Stand: 25.01.2019 08:51 Uhr

Wird Holstein Kiel erneut zum Überraschungsteam?

von Christian Görtzen, NDR.de
Für die Spieler von Holstein Kiel gab es bislang einige Anlässe zum Feiern.

Mit Platz 15 zur Winterpause wären sie beim Fußball-Zweitligisten Holstein Kiel im vergangenen Sommer vermutlich auch schon zufrieden gewesen. Viele wichtige Kräfte hatten ja den Verein verlassen. Doch die Schleswig-Holsteiner, die in der Vorsaison als Aufsteiger in den Relegationsspielen zur Bundesliga am VfL Wolfsburg scheiterten, sind weit von einem nervenaufreibenden Kampf um den Klassenerhalt entfernt.
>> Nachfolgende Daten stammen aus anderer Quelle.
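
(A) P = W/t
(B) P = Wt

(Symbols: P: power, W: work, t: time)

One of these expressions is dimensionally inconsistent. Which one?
(B)

(A) P = W/t: LHS [L^2 M T^-3], RHS [L^2 M T^-3] ✓
(B) P = Wt: LHS [L^2 M T^-3], RHS [L^2 M T^-1] ✗

Expression (B) P = Wt is dimensionally incorrect.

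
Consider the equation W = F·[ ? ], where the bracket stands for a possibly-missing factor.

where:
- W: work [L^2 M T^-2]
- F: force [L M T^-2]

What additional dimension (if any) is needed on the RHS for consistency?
[L] — length (e.g. a distance d)

W has dimensions [L^2 M T^-2]; F has dimensions [L M T^-2].
The bracketed factor must supply [L^2 M T^-2] / [L M T^-2] = [L].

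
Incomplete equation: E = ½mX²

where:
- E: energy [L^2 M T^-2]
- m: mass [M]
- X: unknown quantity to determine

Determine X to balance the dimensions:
X = v (velocity), dimensions [L T^-1]

E has dimensions [L^2 M T^-2]; the rest of the RHS (½m) has dimensions [M].
So X² must have dimensions [L^2 T^-2], i.e. X has dimensions [L T^-1] — X = v (velocity).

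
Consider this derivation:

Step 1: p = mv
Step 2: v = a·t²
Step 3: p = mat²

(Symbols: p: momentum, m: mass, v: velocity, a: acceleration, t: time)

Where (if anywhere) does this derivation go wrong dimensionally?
Step 2

Step 1: p = mv → LHS [L M T^-1], RHS [L M T^-1] ✓
Step 2: v = a·t² → LHS [L T^-1], RHS [L] ✗

The first dimensional inconsistency appears in step 2: v = a·t²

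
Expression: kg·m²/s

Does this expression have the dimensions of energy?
No

The expression kg·m²/s has dimensions [L^2 M T^-1], but energy has dimensions [L^2 M T^-2].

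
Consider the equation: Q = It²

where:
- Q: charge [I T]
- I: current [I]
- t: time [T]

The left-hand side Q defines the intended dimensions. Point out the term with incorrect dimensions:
The right-hand side term It²

Q has dimensions [I T], but It² has dimensions [I T^2], so the term It² is dimensionally wrong for Q.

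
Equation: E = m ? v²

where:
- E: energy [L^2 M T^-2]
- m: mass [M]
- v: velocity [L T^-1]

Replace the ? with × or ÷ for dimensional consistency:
multiplication (×): E = m × v²

E [L^2 M T^-2]; m [M]; v² [L^2 T^-2].
m × v² → [L^2 M T^-2] ✓
m ÷ v² → [L^-2 M T^2] ✗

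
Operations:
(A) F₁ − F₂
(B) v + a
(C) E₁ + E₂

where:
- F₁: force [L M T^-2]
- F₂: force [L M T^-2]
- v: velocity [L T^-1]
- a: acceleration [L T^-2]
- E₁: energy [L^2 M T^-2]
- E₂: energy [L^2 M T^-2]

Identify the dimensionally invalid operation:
(B) v + a

(A) F₁ − F₂: F₁ [L M T^-2] and F₂ [L M T^-2] — same dimensions ✓
(B) v + a: v [L T^-1] and a [L T^-2] — different dimensions cannot be added/subtracted ✗
(C) E₁ + E₂: E₁ [L^2 M T^-2] and E₂ [L^2 M T^-2] — same dimensions ✓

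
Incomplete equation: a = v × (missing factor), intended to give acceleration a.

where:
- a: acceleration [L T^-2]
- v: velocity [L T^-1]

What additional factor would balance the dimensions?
1/t (inverse time), dimensions [T^-1]

a has dimensions [L T^-2] and v has dimensions [L T^-1].
The missing factor must have dimensions [L T^-2] / [L T^-1] = [T^-1], i.e. inverse time (1/t).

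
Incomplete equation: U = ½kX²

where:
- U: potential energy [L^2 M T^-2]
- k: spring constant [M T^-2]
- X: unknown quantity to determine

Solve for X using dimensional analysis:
X = x (displacement), dimensions [L]

U has dimensions [L^2 M T^-2]; the rest of the RHS (½k) has dimensions [M T^-2].
So X² must have dimensions [L^2], i.e. X has dimensions [L] — X = x (displacement).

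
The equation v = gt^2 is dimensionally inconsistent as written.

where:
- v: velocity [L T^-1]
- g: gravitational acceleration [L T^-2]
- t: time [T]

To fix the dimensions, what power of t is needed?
The exponent of t should be 1: v = gt

The LHS v has dimensions [L T^-1]; t has dimensions [T].
As written, the RHS gt^2 (exponent 2 on t) has dimensions [L], which does not match.
With exponent 1, the RHS gt has dimensions [L T^-1], matching the LHS.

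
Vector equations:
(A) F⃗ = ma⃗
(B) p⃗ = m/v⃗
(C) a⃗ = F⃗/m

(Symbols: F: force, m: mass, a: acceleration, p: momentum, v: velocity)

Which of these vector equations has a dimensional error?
(B) p⃗ = m/v⃗

(A) F⃗ = ma⃗: LHS [L M T^-2], RHS [L M T^-2] ✓ — Force and acceleration are vectors, mass is a scalar
(B) p⃗ = m/v⃗: LHS [L M T^-1], RHS [L^-1 M T] ✗ — momentum is mass times velocity; should be mv⃗ (and division by a vector is undefined)
(C) a⃗ = F⃗/m: LHS [L T^-2], RHS [L T^-2] ✓ — force (vector) divided by mass (scalar)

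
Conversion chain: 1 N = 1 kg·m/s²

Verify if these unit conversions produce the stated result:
The chain is correct (no errors).

Correct: Newton is defined as kg·m/s²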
Die KSV Holstein steht nach 18 Spieltagen auf dem fünften Platz. Vier Punkte beträgt der Rückstand auf den Tabellendritten FC St. Pauli. Bleibt nur die Frage, ob das Erreichen der Relegation (oder gar mehr) nach der schweren Verletzung von Kapitän David Kinsombi (Schienbeinbruch) noch möglich ist.

So lief die Hinrunde

Leicht war die Ausgangslage für die "Störche" keinesfalls. Trainer Markus Anfang sowie die Leistungsträger Rafael Czichos und Dominick Drexler (über den "Umweg" Midtjylland) hatten den Verein Richtung 1. FC Köln verlassen, Top-Angreifer Marvin Ducksch zog es zum Bundesliga-Aufsteiger Fortuna Düsseldorf. Umso beeindruckender war dann, was dem neuformierten Team unter Anfang-Nachfolger Tim Walter (kam von Bayern München II) zum Auftakt gelang. Beim Hamburger SV gelang ein furioses 3:0. Die erste Niederlage, ein 1:4 bei Greuther Fürth, folgte erst am fünften Spieltag.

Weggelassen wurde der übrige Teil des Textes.